3. Natividade: é a personagem tipo mãe protetora. A preocupação com os filhos é tão grande que a faz procurar a vidente para saber-lhe o futuro e fia-se nas palavras vagas como se fosse uma profecia divina a ser cumprida: “coisas futuras”, “serão grandes”. No penúltimo capítulo da narrativa, “vai morta a velha Natividade”, “morreu de tifo”. Poucas semanas antes de sua morte, Natividade participa da posse dos filhos as cadeiras de deputados, o narrador fez a seguinte ponderação:
Natividade não quis confessar qje a ciência não bastava. AA glória cientifica parecia-lhe comparativamente obscura; era calada, de gabinete, entendida de poucos. Política, não. Quisera só a política, mas que não brigassem, que se amassem, que subissem de mão dadas... Assim ia pensando consigo, enquanto Aires, abrindo mão da ciência, acabou declarando que, sem amor não se faria nada.”
A vida de Natividade vai ser movida por esses dois objetivos: unir os filhos e vê-los grandes homens.
4.  O Conselheiro Aires: a mais intelectual e experiente de todas as personagens da narrativa. Diplomata aposentado, elegante e inteligente. Observa, e, em certo ponto, manipula as pessoas que o cerca. Toma nota de tudo o que acontece no dia a dia de seu ciclo de amizade, escrevendo o seu Memorial. Não gosta, no entanto, de se meter em discussão, por isso prefere sempre concordar com o que as pessoas dizem. Isso pode ser considerado um ato de desprezo, como se nada tivesse com o que acontece com o outro, como se fora apenas um observador de tudo, um deus transcendental e não um ser humano imanente. Não tem conflito, chega até a ter consciência de sua missão cumprida na vida, já velho, aposentado, prepara-se para deixar a vida sem nenhum desespero nisso.
5. Santos: é o típico capitalista, bancário, preocupa-se apenas em obter lucros e status. Assim consegue o título de barão. É o pai provedor de tudo que a família precisa. Espírita, prefere os conselhos do mestre Plácido as palavras da vidente. Fica meio apagado do meio para o fim da história. Personagem plana sem conflitos.

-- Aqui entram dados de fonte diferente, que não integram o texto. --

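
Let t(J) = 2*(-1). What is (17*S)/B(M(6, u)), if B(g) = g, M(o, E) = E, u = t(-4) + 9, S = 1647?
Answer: 27999/7 ≈ 3999.9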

6.   Os Batistas: são os país de Flora, essa é a importância deles na narrativa. São apresentados a partir do capítulo XXIX. “Batista, o pai da donzela, era homem de quarenta e tantos anos, advogado do cível, ex-presidente de província e membro do partido conservador”. É um político desarticulado que tenta a indicação a qualquer custo, motivado pela mulher, D. Cláudia, a indicação para presidência de uma província. Mais tarde, quando os liberais assumem o poder, seguindo aos conselhos de D. Cláudia, declara-se liberal. Na iminência que receber uma indicação para uma província do norte, é proclamada a república e muda todo o quadro político. Ele e a esposa vão lamentar os fatos. Não há conflito de consciência entre eles.
7. As demais personagens que aparecem são mais para completar o quadro que se emoldura em torno dessas personagens principais.  Todavia, entre essas personagens menores, há o Nóbrega, no princípio da história, o irmão das almas, que mendigava moedas para missas das almas. E que após receber de Natividade uma doação de 2 mil-réis, prefere embolsar essa quantia a entregá-la ao sacristão. Daí desparece da narrativa, vindo aparecer como um rico capitalista, já no final da história e se propõe a casar com Flora quando essa está na casa da irmã do conselheiro. Como veio a transformar a doação feita pela Baronesa em fortuna não fica claro na história narrada.